Getting your hands on a Burnside Carbine is not all that hard. I have seen everything from hulks to intact specimens at the last four Nationals. My project started with the purchase of a Fifth Model frame, barrel and breech from the Regimental Quartermaster. I was able to get most of the parts from Bill Burnside Carbine and Barrelled Action Osbourne at Lodgewood Manufacturing (414-473-5444) and Phil Seiss at S & S Firearms in Glendale, New York (718-797-1100). Look for matching serial numbers on the frame and the breech block. I would be wary of shooting a Burnside with unmatched numbers. Let your favorite sutler know your looking for a Burnside, and he can probably steer you to a good working specimen. I was able to build mine for $750 over a 10 month period, so it is a project well within the average skirmishing budget.
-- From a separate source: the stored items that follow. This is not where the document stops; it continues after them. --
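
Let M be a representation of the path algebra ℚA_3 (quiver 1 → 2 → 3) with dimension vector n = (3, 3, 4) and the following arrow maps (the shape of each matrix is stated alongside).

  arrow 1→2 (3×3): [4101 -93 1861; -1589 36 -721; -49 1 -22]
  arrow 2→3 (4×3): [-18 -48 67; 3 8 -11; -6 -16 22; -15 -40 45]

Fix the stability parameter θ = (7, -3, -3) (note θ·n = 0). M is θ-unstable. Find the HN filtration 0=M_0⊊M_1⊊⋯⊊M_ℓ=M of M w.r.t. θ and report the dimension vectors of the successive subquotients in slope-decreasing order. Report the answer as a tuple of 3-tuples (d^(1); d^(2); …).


Via rank(M_{q-1}∘⋯∘M_p): M ≅ I[1,2], I[1,3]^2, I[3,3]^2.
μ_θ-semistable layers: μ^(1)=2; μ^(2)=1/3; μ^(3)=-3

((1, 1, 0); (2, 2, 2); (0, 0, 2))


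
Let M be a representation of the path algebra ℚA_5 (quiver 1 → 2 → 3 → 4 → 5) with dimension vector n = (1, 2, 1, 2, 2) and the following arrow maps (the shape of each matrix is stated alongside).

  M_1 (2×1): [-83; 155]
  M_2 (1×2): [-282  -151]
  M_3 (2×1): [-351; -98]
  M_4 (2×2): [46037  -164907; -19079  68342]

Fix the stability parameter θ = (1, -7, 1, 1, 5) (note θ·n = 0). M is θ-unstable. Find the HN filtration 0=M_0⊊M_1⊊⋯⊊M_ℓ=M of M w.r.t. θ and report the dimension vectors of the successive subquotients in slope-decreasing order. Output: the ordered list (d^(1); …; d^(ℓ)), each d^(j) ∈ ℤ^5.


Interval decomposition of M: I[1,5], I[2,2], I[4,5].
HN type (ℓ=4): μ^(1)=5; μ^(2)=1; μ^(3)=-3; μ^(4)=-7

((0, 0, 0, 0, 2); (0, 0, 1, 2, 0); (1, 1, 0, 0, 0); (0, 1, 0, 0, 0))


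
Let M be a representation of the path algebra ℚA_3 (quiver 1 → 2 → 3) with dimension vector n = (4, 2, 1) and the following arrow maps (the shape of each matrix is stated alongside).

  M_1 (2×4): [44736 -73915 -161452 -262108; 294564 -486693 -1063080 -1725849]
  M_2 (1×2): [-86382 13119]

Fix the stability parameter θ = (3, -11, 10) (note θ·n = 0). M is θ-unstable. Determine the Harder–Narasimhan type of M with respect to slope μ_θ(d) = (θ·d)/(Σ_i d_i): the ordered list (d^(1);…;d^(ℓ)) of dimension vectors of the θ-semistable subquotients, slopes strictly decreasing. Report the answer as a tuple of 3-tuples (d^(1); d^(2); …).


Via rank(M_{q-1}∘⋯∘M_p): M ≅ I[1,1]^2, I[1,2], I[1,3].
μ_θ-semistable layers: μ^(1)=10; μ^(2)=3; μ^(3)=-4

((0, 0, 1); (2, 0, 0); (2, 2, 0))


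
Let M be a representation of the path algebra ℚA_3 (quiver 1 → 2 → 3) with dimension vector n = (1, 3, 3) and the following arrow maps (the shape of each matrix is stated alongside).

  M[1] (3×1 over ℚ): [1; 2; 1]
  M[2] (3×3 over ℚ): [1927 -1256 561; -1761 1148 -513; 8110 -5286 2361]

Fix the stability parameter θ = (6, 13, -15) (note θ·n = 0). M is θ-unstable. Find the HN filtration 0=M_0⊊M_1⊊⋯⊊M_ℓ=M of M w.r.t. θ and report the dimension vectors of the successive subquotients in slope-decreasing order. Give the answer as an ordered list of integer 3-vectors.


Interval decomposition of M: I[1,3], I[2,2], I[2,3], I[3,3].
HN type (ℓ=4): μ^(1)=13; μ^(2)=4/3; μ^(3)=-1; μ^(4)=-15

((0, 1, 0); (1, 1, 1); (0, 1, 1); (0, 0, 1))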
Next Month: Shooting the Burnside Carbine

Until then, shoot safe, have fun and support Civil War site preservation while we still can.


NOTES FROM THE NATIONAL

Both of the .69 caliber Smoothbore Muskets mentioned in my column last month were approved for use by the N-SSA at the 93rd National. This will certainly increase the number of competitors in the Smoothbore Class. I hope to have some tips for shooting the Armi Sport Model 1842 in the near future.